Combining Radiology and Pathology for Automatic Glioma Classification

Front Bioeng Biotechnol. 2022 Mar 21:10:841958. doi: 10.3389/fbioe.2022.841958. eCollection 2022.

Abstract

Subtype classification is critical in the treatment of gliomas because different subtypes lead to different treatment options and postoperative care. Although many radiological- or histological-based glioma classification algorithms have been developed, most of them focus on single-modality data. In this paper, we propose an innovative two-stage model to classify gliomas into three subtypes (i.e., glioblastoma, oligodendroglioma, and astrocytoma) based on radiology and histology data. In the first stage, our model classifies each image as having glioblastoma or not. Based on the obtained non-glioblastoma images, the second stage aims to accurately distinguish astrocytoma and oligodendroglioma. The radiological images and histological images pass through the two-stage design with 3D and 2D models, respectively. Then, an ensemble classification network is designed to automatically integrate the features of the two modalities. We have verified our method by participating in the MICCAI 2020 CPM-RadPath Challenge and won 1st place.
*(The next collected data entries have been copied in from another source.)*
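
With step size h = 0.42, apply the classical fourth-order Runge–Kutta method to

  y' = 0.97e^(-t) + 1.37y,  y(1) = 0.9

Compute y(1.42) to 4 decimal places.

1.7683

RK4: k1 = f(t_n, y_n); k2 = f(t_n + h/2, y_n + (h/2)·k1); k3 = f(t_n + h/2, y_n + (h/2)·k2); k4 = f(t_n + h, y_n + h·k3); y_{n+1} = y_n + (h/6)·(k1 + 2k2 + 2k3 + k4).
t=1.000000, y=0.900000:
  k1 = f(1.000000, 0.900000) = 1.589843
  k2 = f(1.210000, 1.233867) = 1.979649
  k3 = f(1.210000, 1.315726) = 2.091796
  k4 = f(1.420000, 1.778555) = 2.671082
  y ← 0.900000 + (0.42/6)·(k1 + 2k2 + 2k3 + k4) = 1.768267
y(1.42) ≈ 1.7683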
Our proposed model achieves high performance on the validation set with a balanced accuracy of 0.889, Cohen's Kappa of 0.903, and an F1-score of 0.943. Our model could advance multimodal-based glioma research and provide assistance to pathologists and neurologists in diagnosing glioma subtypes. The code has been publicly available online at https://github.com/Xiyue-Wang/1st-in-MICCAI2020-CPM.

Keywords: convolutional neural networks; deep learning; glioma; magnetic resonance image; pathology.